Wednesday, 23 May 2007
It's really really OLD here
I hope the last posting wasn't too wet.
It still is raining here, but I will not go into that. The sky is dark, the nights are stormy, the days are dark. The inside of the house is unspeakable. Best news for today is the chickens gave us FOUR eggs! Not bad for six chicks who are new at this egg business. They don't care if it rains, long as the food keeps showing up!
This morning the work crew rolled up at 10 and stood in the back yard and smoked for a while, waiting for the rain to stop. It didn't, so they went away. Rather than sit in the kitchen and snipe at each other, we decided to have an Expedition. We looked through our guide books and histories and realized that Ryan's been here for almost two months, and still hasn't been to a Roman Villa!
I don't know how you feel about Roman Villas, but if they're your cuppa tea, we got 'em... two very fine ones, some of Europe's best, within a half-hour drive of our very own villa. Because there's so much other art and architecture around, it's easy to kinda forget about them...maybe because they're out in the middle of wheat fields. Or maybe because they're not really buildings anymore. Or perhaps they're just so OLD.
I am an American, so my idea of old is oh, about 150 years or so...the civil war. Back from there you start getting Colonial. And before that, you have to go to Europe to really get your teeth into anything. Around here 150 years ago is almost a living memory. The church in town is probably at least 800 years old. Parts of my house are made of the same style and type of brick I see over in Sahagun -- bricks laid about 500 years ago. Our town, Moratinos, dates back on historical records to the 10th century, and its name means "little town of the Moors..." Moors, aka African Muslims, showed up in these parts in the 8th century. That means 1,200 years ago. There are all kinds of cool little stories hanging around the place, involving martyrs, Templar knights and evil monks and leper asylums. Some of the stories are themselves at least 600 years old, and they're passed out in an offhand way by everyday people.
The N120 road that passes by my back gate was the Via Lancia, a Roman highway. Now it's the Camino de Santiago, a pilgrim path once traveled by St. Francis Assisi and a Borgia pope or two, and now by hundreds of pilgrims every day. Very, very old, and truly, deeply cool. I love old things!

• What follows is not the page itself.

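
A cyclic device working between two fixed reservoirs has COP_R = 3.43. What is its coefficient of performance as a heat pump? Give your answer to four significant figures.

The first law on one cycle gives Q_H = Q_C + W, so Q_H/W = Q_C/W + 1.
COP_HP = COP_R + 1 = 3.43 + 1 = 4.43.

4.430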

So we drove in the rain up to Saldana to Villa Olmeda, where the very best and most famous of the Roman Villas is, with the finest mosaic polychromes anywhere (or so says the brochure!). Paddy and I went last summer to see it, but it was closed. They told us then they were putting a new roof over the place, to come back in the Spring.
So it's spring, we came back. And it's still closed. Next fall, maybe, the man said. It's a government job. Who really knows?
No Romans. So we went on northward, to check out some Romanesque. After a long slog over some really bad roads we came to a stony little town called Moarves de Ojeda, where the front of the 12th century church is carved with an outstanding and wonderful Christ and Apostles. A nice guy lived across the way (in a stone house with a coat of arms carved outside, dated 1601!) and had the keys to the church. I was having a good Spanish day, so I chatted along happily with him. The inside is damp and dark and ancient and dead simple, which is why I so love Romanesque! (in an ironic way it appeals to my Calvinist Inner Child.) Paddy and Ryan grooved. It rained, but it that was OK.
The best part is, this is one of dozens of these things scattered around the district. Palencia is packed with the stuff.
We stopped at an ancient Cistercian monastery hidden away nearby. We went into the enclosure but the Romanesque cloister was closed while the brothers took their afternoon naps. Another cool place, unchanged for centuries. Everyone oughta have a cartuja in their neighborhood.
We kept driving, had an outstanding "menu del dia" in Herrera de Pisuerga, in a restaurant full of utility workers and road construction guys. Stuffed peppers and rabbit stew, and a baked apple for dessert! Yum!
It stopped raining after that. We stopped after that at Quintana de la Cueza, our "local" Roman Villa. It's about 9 miles away from Moratinos, and almost nobody ever goes there so the attendant is overjoyed to have someone there to show around. It's a sweet, peaceful place, about a half-acre of mosaics and floors and under-floor heating systems (which we still use around here); all under a big pole building out in the middle of a wheat field. Ryan gave it his "four thumbs way up" rating.
If this thing was in America it would be overrun, a national treasure with t-shirts and campgrounds and a miniseries. Here it's pretty well forgotten, even by us history buffs who live within walking distance!
So, if you come to visit us, don't let us forget to take you to at least one Roman Villa. It's so old, it makes even Paddy feel young! (you can meet the fun mosaic man in the picture).
The sun will come out, tomorrow. Maybe.